Queensland government medical officers issue warning

Members of the union of public sector workers, Together, have voiced serious concerns about the possible community impact of a collective agreement offer made to Queensland Health medical officers.

Medical officers are working across Queensland Health facilities, as surgeons and anaesthetists, as well as in Emergency Departments.

“We are angry and concerned because Queensland Health’s current offer as it stands will lead to a substantial reduction in conditions affecting the overall service to Queensland communities by pushing doctors to work even longer hours,” Together vice president Dr Sandy Donald said.

“The current offer will drive doctors out of Queensland and in particular Queensland Health services. This will have serious effects on health services for the public,” Dr Donald said.

Medical officers have staged meetings about Queensland Health’s recent new offer at Brisbane, and regional centres including Nambour, Gold Coast, Cairns and Hervey Bay.
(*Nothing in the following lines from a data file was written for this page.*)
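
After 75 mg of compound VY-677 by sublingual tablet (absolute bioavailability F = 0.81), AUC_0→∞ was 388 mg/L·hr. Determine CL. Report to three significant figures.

CL = F × Dose / AUC_0→∞
   = 0.81 × 75 / 388 = 0.156572 L/hr

CL = 0.157 L/hr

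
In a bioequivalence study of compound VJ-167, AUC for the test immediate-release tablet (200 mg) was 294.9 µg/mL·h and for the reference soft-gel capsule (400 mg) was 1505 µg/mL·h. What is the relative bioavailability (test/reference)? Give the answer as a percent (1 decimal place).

F_rel = 39.2%

F_rel = (AUC_test/D_test) / (AUC_ref/D_ref)
      = (294.9/200) / (1505/400)
      = 1.4745 / 3.7625 = 0.3919 = 39.19%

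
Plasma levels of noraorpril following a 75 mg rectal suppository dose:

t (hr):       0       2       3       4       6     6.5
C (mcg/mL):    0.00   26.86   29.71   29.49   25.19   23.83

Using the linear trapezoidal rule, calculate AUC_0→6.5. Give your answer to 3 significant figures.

Trapezoidal AUC_0→6.5:
  [0→2]: (0.00+26.86)/2 × 2 = 26.86
  [2→3]: (26.86+29.71)/2 × 1 = 28.285
  [3→4]: (29.71+29.49)/2 × 1 = 29.6
  [4→6]: (29.49+25.19)/2 × 2 = 54.68
  [6→6.5]: (25.19+23.83)/2 × 0.5 = 12.255
  Sum = 151.68 mcg/mL·hr

AUC = 152 mcg/mL·hr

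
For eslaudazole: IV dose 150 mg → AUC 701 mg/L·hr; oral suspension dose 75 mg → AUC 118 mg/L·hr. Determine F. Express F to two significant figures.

F = 0.34

F = (AUC_ev / D_ev) / (AUC_iv / D_iv)
  = (118/75) / (701/150)
  = 1.57333 / 4.67333 = 0.3367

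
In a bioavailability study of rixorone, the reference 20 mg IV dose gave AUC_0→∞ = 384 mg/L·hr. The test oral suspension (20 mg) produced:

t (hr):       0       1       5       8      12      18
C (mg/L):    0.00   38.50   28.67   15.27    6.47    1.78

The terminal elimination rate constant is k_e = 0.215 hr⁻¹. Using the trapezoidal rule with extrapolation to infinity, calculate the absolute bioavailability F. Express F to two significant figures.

F = 0.77

Trapezoidal AUC_0→18 (oral suspension):
  [0→1]: (0.00+38.50)/2 × 1 = 19.25
  [1→5]: (38.50+28.67)/2 × 4 = 134.34
  [5→8]: (28.67+15.27)/2 × 3 = 65.91
  [8→12]: (15.27+6.47)/2 × 4 = 43.48
  [12→18]: (6.47+1.78)/2 × 6 = 24.75
  Sum = 287.73 mg/L·hr
Tail: C_last/k_e = 1.78/0.215 = 8.279
AUC_0→∞ (oral suspension) = 287.73 + 8.279 = 296.009 mg/L·hr
F = (AUC_ev/D_ev)/(AUC_iv/D_iv) = (296.009/20)/(384/20) = 14.80045/19.2 = 0.7709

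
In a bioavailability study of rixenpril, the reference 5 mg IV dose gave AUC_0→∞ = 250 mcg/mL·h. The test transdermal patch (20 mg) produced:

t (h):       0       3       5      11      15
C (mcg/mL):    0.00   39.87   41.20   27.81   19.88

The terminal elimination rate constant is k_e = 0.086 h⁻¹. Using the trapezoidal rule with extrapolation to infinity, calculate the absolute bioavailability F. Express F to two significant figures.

F = 0.67

Trapezoidal AUC_0→15 (transdermal patch):
  [0→3]: (0.00+39.87)/2 × 3 = 59.805
  [3→5]: (39.87+41.20)/2 × 2 = 81.07
  [5→11]: (41.20+27.81)/2 × 6 = 207.03
  [11→15]: (27.81+19.88)/2 × 4 = 95.38
  Sum = 443.285 mcg/mL·h
Tail: C_last/k_e = 19.88/0.086 = 231.163
AUC_0→∞ (transdermal patch) = 443.285 + 231.163 = 674.448 mcg/mL·h
F = (AUC_ev/D_ev)/(AUC_iv/D_iv) = (674.448/20)/(250/5) = 33.7224/50 = 0.6744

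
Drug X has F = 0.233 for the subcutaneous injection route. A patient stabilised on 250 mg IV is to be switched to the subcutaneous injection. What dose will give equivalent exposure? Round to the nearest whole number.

For equal systemic exposure: F × D_ev = D_iv
D_ev = D_iv / F = 250 / 0.233 = 1072.96 mg

D_subcutaneous = 1073 mg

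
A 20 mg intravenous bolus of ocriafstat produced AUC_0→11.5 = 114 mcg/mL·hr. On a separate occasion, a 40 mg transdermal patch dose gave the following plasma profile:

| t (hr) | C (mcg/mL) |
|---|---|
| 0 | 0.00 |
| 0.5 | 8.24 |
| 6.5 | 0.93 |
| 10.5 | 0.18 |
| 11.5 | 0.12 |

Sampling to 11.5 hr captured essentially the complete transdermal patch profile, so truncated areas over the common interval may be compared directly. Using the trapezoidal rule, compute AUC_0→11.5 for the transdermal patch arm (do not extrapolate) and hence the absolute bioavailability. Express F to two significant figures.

F = 0.14

Trapezoidal AUC_0→11.5 (transdermal patch):
  [0→0.5]: (0.00+8.24)/2 × 0.5 = 2.06
  [0.5→6.5]: (8.24+0.93)/2 × 6 = 27.51
  [6.5→10.5]: (0.93+0.18)/2 × 4 = 2.22
  [10.5→11.5]: (0.18+0.12)/2 × 1 = 0.15
  Sum = 31.94 mcg/mL·hr
F = (AUC_ev/D_ev)/(AUC_iv/D_iv) = (31.94/40)/(114/20) = 0.7985/5.7 = 0.1401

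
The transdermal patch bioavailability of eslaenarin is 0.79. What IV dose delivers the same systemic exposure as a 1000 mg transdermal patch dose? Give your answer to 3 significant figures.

Systemic exposure from an extravascular dose = F × D_ev, so the equivalent IV dose is F × D_ev.
D_iv = F × D_ev = 0.79 × 1000 = 790 mg

D_iv = 790 mg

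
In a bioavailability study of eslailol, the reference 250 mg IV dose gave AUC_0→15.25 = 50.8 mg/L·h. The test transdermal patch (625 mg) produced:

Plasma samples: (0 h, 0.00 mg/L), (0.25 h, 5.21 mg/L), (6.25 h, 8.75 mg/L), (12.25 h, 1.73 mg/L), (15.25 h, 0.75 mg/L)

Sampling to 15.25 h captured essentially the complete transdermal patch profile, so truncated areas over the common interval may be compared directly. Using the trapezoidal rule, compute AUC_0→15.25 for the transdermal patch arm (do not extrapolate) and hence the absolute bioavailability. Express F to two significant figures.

F = 0.61

Trapezoidal AUC_0→15.25 (transdermal patch):
  [0→0.25]: (0.00+5.21)/2 × 0.25 = 0.65125
  [0.25→6.25]: (5.21+8.75)/2 × 6 = 41.88
  [6.25→12.25]: (8.75+1.73)/2 × 6 = 31.44
  [12.25→15.25]: (1.73+0.75)/2 × 3 = 3.72
  Sum = 77.69125 mg/L·h
F = (AUC_ev/D_ev)/(AUC_iv/D_iv) = (77.69125/625)/(50.8/250) = 0.124306/0.2032 = 0.6117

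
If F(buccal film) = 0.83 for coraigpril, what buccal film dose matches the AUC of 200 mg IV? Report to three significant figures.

D_buccal = 241 mg

For equal systemic exposure: F × D_ev = D_iv
D_ev = D_iv / F = 200 / 0.83 = 240.964 mg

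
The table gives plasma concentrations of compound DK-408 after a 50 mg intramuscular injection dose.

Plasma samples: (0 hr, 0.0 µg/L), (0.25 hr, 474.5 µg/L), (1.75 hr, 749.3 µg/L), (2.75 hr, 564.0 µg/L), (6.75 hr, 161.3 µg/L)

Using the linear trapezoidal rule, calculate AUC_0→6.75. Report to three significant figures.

Trapezoidal AUC_0→6.75:
  [0→0.25]: (0.0+474.5)/2 × 0.25 = 59.3125
  [0.25→1.75]: (474.5+749.3)/2 × 1.5 = 917.85
  [1.75→2.75]: (749.3+564.0)/2 × 1 = 656.65
  [2.75→6.75]: (564.0+161.3)/2 × 4 = 1450.6
  Sum = 3084.4125 µg/L·hr

AUC = 3080 µg/L·hr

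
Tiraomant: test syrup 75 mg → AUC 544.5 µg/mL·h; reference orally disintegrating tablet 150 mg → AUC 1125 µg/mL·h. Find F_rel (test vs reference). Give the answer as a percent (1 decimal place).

F_rel = 96.8%

F_rel = (AUC_test/D_test) / (AUC_ref/D_ref)
      = (544.5/75) / (1125/150)
      = 7.26 / 7.5 = 0.9680 = 96.80%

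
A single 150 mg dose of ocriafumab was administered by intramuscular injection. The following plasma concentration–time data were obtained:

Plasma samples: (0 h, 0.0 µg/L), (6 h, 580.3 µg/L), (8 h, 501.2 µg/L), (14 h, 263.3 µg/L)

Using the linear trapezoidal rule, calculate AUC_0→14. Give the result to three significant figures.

AUC = 5120 µg/L·h

Trapezoidal AUC_0→14:
  [0→6]: (0.0+580.3)/2 × 6 = 1740.9
  [6→8]: (580.3+501.2)/2 × 2 = 1081.5
  [8→14]: (501.2+263.3)/2 × 6 = 2293.5
  Sum = 5115.9 µg/L·h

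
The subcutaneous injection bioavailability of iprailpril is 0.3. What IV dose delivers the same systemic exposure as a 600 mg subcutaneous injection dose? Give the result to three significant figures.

Systemic exposure from an extravascular dose = F × D_ev, so the equivalent IV dose is F × D_ev.
D_iv = F × D_ev = 0.3 × 600 = 180 mg

D_iv = 180 mg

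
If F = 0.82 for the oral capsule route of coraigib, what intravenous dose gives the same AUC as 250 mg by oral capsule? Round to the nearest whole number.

D_iv = 205 mg

Systemic exposure from an extravascular dose = F × D_ev, so the equivalent IV dose is F × D_ev.
D_iv = F × D_ev = 0.82 × 250 = 205 mg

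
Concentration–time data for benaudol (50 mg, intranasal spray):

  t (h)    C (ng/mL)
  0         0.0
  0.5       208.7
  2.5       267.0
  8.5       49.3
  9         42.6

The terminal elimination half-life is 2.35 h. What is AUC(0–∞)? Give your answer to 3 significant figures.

AUC = 1640 ng/mL·h

Trapezoidal AUC_0→9:
  [0→0.5]: (0.0+208.7)/2 × 0.5 = 52.175
  [0.5→2.5]: (208.7+267.0)/2 × 2 = 475.7
  [2.5→8.5]: (267.0+49.3)/2 × 6 = 948.9
  [8.5→9]: (49.3+42.6)/2 × 0.5 = 22.975
  Sum = 1499.75 ng/mL·h
k_e = ln2 / t½ = 0.693147 / 2.35 = 0.2950 h^-1
Extrapolated tail: C_last / k_e = 42.6 / 0.295 = 144.407
AUC_0→∞ = 1499.75 + 144.407 = 1644.157 ng/mL·h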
Together secretary Alex Scott said Queensland Health has reneged on 15 weeks of negotiations towards the next round collective agreement for state government medical officers.

Mr Scott said: “At this stage Queensland Health has rejected all our members’ claims and provided an ‘employer only’ focused offer.

“Our members have a right to be concerned for Queensland communities and families because the Queensland Health agreement offer would effectively exacerbate ongoing public health services workload issues.

“We have significant concerns that should such an agreement be implemented that Queensland Health will experience an exodus of experienced, skilled and senior doctors. Those doctors who are left behind to provide health services shall be more fatigued.

“Additionally, Queensland Health will fail to attract young doctors whose pay rates are put on hold in the offer. Our members working as medical officers keep a promise that Queenslanders make to each other that we will help out where we need to, that we will protect the vulnerable, look after the sick,” Mr Scott said.

“Medical officers are highly trained professionals who are dedicated to working for Queenslanders and they are entitled to fair and balanced wages and conditions for the future.”